The Einstein Telescope will be the third generation of laser-interferometric detectors, which detect the gravitational waves predicted by Albert Einstein’s general theory of relativity. The first two such facilities are the Advanced Virgo, in Cascina, Italy, and the Advanced LIGO, a pair of observatories in Hanford, Washington, and Livingston, Louisiana. These facilities have helped researchers study neutron stars and merging black holes, creating a new understanding of gravitational-wave astronomy and developments that happened during some of the earliest years after the Big Bang.
When constructed, the Einstein Telescope will offer greatly improved sensitivity over the previous generations through its triangular design and longer interferometer arms, which will be 10 km apiece, as opposed to 3 km at the previous facilities. New technologies to be added to this version include a cryogenic system to cool some of the main optical instruments, quantum technologies to reduce the fluctuations of light, and advanced noise-dampening methods, according to the Einstein Telescope’s website.

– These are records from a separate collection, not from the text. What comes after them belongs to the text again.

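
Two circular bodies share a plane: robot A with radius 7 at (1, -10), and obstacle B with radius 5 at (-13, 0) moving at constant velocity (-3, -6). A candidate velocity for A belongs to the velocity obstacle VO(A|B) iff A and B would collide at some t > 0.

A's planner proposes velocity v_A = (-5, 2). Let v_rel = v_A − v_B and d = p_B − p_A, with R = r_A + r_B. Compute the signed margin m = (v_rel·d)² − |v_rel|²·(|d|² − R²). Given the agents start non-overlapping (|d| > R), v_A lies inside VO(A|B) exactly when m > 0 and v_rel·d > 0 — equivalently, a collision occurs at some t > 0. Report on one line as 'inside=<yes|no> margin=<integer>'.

d = (-14, 10),  |d|² = 296;  R = 7+5 = 12,  c = 296−12² = 152
v_rel = (-2, 8),  |v_rel|² = 68;  v_rel·d = (-2)·(-14) + (8)·(10) = 108
68·t² − 216·t + 152 = 0  ⇒  m = 108² − 68·152 = 1328
m = 1328 > 0,  v_rel·d = 108 > 0  ⇒  inside

inside=yes margin=1328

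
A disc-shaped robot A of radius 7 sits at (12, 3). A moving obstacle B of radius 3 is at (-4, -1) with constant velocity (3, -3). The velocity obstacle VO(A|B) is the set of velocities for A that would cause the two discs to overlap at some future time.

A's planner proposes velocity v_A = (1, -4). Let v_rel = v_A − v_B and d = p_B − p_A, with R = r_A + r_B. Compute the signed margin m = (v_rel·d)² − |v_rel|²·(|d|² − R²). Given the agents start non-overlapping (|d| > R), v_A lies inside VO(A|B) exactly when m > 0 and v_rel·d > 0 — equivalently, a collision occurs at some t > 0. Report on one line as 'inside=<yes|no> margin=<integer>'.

d = (-16, -4),  |d|² = 272;  R = 7+3 = 10,  c = 272−10² = 172
v_rel = (-2, -1),  |v_rel|² = 5;  v_rel·d = (-2)·(-16) + (-1)·(-4) = 36
5·t² − 72·t + 172 = 0  ⇒  m = 36² − 5·172 = 436
m = 436 > 0,  v_rel·d = 36 > 0  ⇒  inside

inside=yes margin=436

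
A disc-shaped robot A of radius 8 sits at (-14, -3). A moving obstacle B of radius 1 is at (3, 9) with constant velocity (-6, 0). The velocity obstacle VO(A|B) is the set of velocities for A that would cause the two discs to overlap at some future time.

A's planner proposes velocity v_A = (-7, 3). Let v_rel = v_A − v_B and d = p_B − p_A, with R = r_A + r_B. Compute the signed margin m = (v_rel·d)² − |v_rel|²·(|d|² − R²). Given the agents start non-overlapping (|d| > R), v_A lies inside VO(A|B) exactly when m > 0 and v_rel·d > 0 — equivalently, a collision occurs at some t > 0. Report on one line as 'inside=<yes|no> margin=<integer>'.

d = (17, 12),  |d|² = 433;  R = 8+1 = 9,  c = 433−9² = 352
v_rel = (-1, 3),  |v_rel|² = 10;  v_rel·d = (-1)·(17) + (3)·(12) = 19
10·t² − 38·t + 352 = 0  ⇒  m = 19² − 10·352 = -3159
m = -3159 < 0,  v_rel·d = 19 > 0  ⇒  outside

inside=no margin=-3159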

The facility will consist of three nested detectors arranged in a triangular pattern, as opposed to the L shape of the previous detectors. Each will be able to detect both high- and low-frequency gravity waves. The entire complex will be built below ground to diminish the interference of “displacement noises” and seismic waves experienced at the surface, according to the site.
By including the Einstein Telescope in its 2021 road map, the ESFRI sets the stage for construction of the underground telescope to begin as early as 2026. Two sites are being considered: Sardinia, Italy, and the Meuse-Rhine Euroregion, which comprises parts of Belgium, Germany, and the Netherlands. Site work may begin as early as 2024.
Laurie A. Shuster is the editor in chief of Civil Engineering.
This article first appeared in the November/December 2021 issue of Civil Engineering as “Testing Gravity.”